The entertainment media are abuzz today with reports that Disney is in final negotiations to create a new movie franchise — a la "Pirates of the Caribbean" — from the famous Edgar Rice Burroughs "John Carter of Mars" series of 11 novels. The muscular, steely-eyed Virginian was transported to Mars via astral projection. The planet, known as Barsoom to the locals, conveniently imparted heroic strength to Carter due to its weaker gravity.
When Disney finally runs out of gruesome ghost pirates and fantastical sea monsters, audiences will thrill to the exploits of Civil War veteran John Carter as he battles 4-armed giants and the savage green men of Thark in order to unite the warrior clans of the angry Red Planet. And, naturally, he gets the girl: Princess Dejah Thoris of Helium.

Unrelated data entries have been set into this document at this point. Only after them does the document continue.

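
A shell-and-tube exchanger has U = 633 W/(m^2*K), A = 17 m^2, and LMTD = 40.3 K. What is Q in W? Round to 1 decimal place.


Q = U * A * LMTD
Q = 633 * 17 * 40.3
Q = 433668.3 W


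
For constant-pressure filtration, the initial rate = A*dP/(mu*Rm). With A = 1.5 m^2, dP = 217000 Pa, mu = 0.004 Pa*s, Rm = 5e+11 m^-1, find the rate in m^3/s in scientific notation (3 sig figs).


rate = A * dP / (mu * Rm)
rate = 1.5 * 217000 / (0.004 * 5e+11)
rate = 325500.0 / 2.000e+09
rate = 1.63e-04 m^3/s


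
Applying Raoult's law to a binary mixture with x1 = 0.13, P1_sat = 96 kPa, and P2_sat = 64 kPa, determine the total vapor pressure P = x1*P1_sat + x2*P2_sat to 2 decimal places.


P = x1*P1_sat + x2*P2_sat
x2 = 1 - x1 = 1 - 0.13 = 0.87
P = 0.13*96 + 0.87*64
P = 12.48 + 55.68
P = 68.16 kPa


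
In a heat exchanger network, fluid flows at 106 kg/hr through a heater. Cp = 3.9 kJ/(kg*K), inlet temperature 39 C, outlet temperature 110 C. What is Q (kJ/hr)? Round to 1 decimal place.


Q = m_dot * Cp * (T2 - T1)
Q = 106 * 3.9 * (110 - 39)
Q = 106 * 3.9 * 71
Q = 29351.4 kJ/hr


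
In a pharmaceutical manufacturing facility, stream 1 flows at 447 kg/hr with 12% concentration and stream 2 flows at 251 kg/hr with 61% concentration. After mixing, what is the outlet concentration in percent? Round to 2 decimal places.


Mass balance on solute: F1*x1 + F2*x2 = F3*x3
F3 = F1 + F2 = 447 + 251 = 698 kg/hr
x3 = (F1*x1 + F2*x2)/F3
x3 = (447*0.12 + 251*0.61) / 698
x3 = 29.62%


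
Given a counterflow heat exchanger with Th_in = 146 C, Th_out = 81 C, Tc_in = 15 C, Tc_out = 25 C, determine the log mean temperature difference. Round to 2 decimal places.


dT1 = Th_in - Tc_out = 146 - 25 = 121
dT2 = Th_out - Tc_in = 81 - 15 = 66
LMTD = (dT1 - dT2) / ln(dT1/dT2)
LMTD = (121 - 66) / ln(121/66)
LMTD = 90.74 K


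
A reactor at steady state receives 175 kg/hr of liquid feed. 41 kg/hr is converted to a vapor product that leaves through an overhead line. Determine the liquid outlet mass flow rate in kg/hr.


Steady-state mass balance on the main outlet: F_out = F_in - F_removed
F_out = 175 - 41
F_out = 134 kg/hr


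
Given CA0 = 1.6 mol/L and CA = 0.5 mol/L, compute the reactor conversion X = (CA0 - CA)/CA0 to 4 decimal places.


X = (CA0 - CA) / CA0
X = (1.6 - 0.5) / 1.6
X = 1.1 / 1.6
X = 0.6875


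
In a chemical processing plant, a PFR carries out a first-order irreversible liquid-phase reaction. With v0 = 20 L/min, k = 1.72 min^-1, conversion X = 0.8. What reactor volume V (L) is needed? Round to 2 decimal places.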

The late Carl Sagan was involved with the Mariner missions that helped erase Burroughs' heroic version of Mars from the collective imagination. Mariner 4 arrived in 1965 to reveal a seemingly barren, crater-pocked cemetery planet. And worse, the 21 images gathered by Mariner 4 were in dull black and white. On the other hand, even Sagan admitted that the John Carter novels helped to ignite his imagination for planetary science.
Earthlings are now in their fifth decade of Mars exploration. By now it is very clear that 1965 was much too soon to pronounce last rites on the Red Planet. Although not nearly as swashbuckling a place as John Carter's Barsoom, the real Mars grew more and more colorful with the decades. It is still an open question whether life exists or once existed on Mars — although certainly we shall not find any green men from Thark hiding in the shadows.
Mariner might have disappointed some, but the Viking landers brought back the awe. Those first, stunning panoramas of the first alien planet viewed by humans fired my imagination just as much or more than Burroughs' books. We can only speculate what wonders await us on Barsoom.